On its own, The Law of Attraction is solely aimed at first order change (to make you healthy, to provide you with a better car, to find a life partner – all the regular tropes of Western civilization).
Ho’oponopono, on the other hand means to restore, mend, or correct (ho) the (o’) rightness (pono) pertaining to Divinity (signified by the second pono).
Can you do both? The answer must be an unequivocal ‘No’. However, that doesn’t mean that you must live a life of poverty, and wear rags. It means that by cleaning your memories, karmic-data is released and replaced with the white light of Divinity. In turn, you will attract whatever is needed for the next steps on an apparent journey.
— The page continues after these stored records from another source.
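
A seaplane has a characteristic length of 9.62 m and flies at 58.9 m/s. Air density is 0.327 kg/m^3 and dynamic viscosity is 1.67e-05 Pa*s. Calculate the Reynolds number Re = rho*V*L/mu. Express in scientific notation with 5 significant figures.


Step 1: Numerator = rho * V * L = 0.327 * 58.9 * 9.62 = 185.284086
Step 2: Re = 185.284086 / 1.67e-05
Step 3: Re = 1.1095e+07

1.1095e+07


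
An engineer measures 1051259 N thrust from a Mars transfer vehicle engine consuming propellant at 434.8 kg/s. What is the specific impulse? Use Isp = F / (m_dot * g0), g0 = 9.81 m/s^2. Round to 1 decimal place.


Step 1: m_dot * g0 = 434.8 * 9.81 = 4265.39
Step 2: Isp = 1051259 / 4265.39 = 246.5 s

246.5


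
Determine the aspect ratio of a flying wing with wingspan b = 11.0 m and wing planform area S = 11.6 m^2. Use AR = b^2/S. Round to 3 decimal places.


Step 1: b^2 = 11.0^2 = 121.0
Step 2: AR = 121.0 / 11.6 = 10.431

10.431


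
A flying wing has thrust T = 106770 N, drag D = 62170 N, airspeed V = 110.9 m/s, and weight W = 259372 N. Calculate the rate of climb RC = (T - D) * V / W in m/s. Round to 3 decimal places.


Step 1: Excess thrust = T - D = 106770 - 62170 = 44600 N
Step 2: Excess power = 44600 * 110.9 = 4946140.0 W
Step 3: RC = 4946140.0 / 259372 = 19.070 m/s

19.070


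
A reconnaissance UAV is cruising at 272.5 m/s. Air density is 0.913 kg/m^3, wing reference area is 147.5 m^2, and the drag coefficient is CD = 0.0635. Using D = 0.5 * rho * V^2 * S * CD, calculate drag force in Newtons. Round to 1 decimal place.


Step 1: Dynamic pressure q = 0.5 * 0.913 * 272.5^2 = 33897.9781 Pa
Step 2: Drag D = q * S * CD = 33897.9781 * 147.5 * 0.0635
Step 3: D = 317496.9 N

317496.9


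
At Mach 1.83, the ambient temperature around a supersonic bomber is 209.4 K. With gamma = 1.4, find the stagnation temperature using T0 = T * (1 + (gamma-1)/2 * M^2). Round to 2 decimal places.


Step 1: (gamma-1)/2 = 0.2
Step 2: M^2 = 3.3489
Step 3: 1 + 0.2 * 3.3489 = 1.66978
Step 4: T0 = 209.4 * 1.66978 = 349.65 K

349.65


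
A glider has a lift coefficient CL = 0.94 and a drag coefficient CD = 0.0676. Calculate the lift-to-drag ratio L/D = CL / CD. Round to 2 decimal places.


Step 1: L/D = CL / CD = 0.94 / 0.0676
Step 2: L/D = 13.91

13.91


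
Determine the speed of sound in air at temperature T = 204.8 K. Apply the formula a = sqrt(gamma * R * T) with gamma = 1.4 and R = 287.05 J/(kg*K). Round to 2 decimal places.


Step 1: gamma * R * T = 1.4 * 287.05 * 204.8 = 82302.976
Step 2: a = sqrt(82302.976) = 286.88 m/s

286.88


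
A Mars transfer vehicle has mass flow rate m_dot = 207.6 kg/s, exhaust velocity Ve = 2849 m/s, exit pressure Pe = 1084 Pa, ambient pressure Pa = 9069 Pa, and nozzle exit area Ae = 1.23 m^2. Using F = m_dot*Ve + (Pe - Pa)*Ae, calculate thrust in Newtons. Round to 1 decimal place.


Step 1: Momentum thrust = m_dot * Ve = 207.6 * 2849 = 591452.4 N
Step 2: Pressure thrust = (Pe - Pa) * Ae = (1084 - 9069) * 1.23 = -9821.55 N
Step 3: Total thrust F = 591452.4 + -9821.55 = 581630.9 N

581630.9


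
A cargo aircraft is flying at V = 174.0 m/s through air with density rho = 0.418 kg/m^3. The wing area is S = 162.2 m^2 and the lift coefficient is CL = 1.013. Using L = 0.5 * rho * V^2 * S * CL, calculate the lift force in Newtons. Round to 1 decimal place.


Step 1: Calculate dynamic pressure q = 0.5 * 0.418 * 174.0^2 = 0.5 * 0.418 * 30276.0 = 6327.684 Pa
Step 2: Multiply by wing area and lift coefficient: L = 6327.684 * 162.2 * 1.013
Step 3: L = 1026350.3448 * 1.013 = 1039692.9 N

1039692.9


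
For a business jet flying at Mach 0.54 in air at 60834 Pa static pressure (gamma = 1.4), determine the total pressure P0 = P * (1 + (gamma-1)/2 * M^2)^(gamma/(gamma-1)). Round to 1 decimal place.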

You begin to love your old vehicle as a family friend, and your house as a living being (rather than something to be owned). In this way, both become assets in unimaginable ways (because they are loving you). As you become more and more loving, you receive more and more love wherever you go. Eventually there is only love, and you realise that there are no internal and external worlds – everything is simply loving.
Dr Hew Len often remarked, ‘My sole goal is to return myself to Divinity’.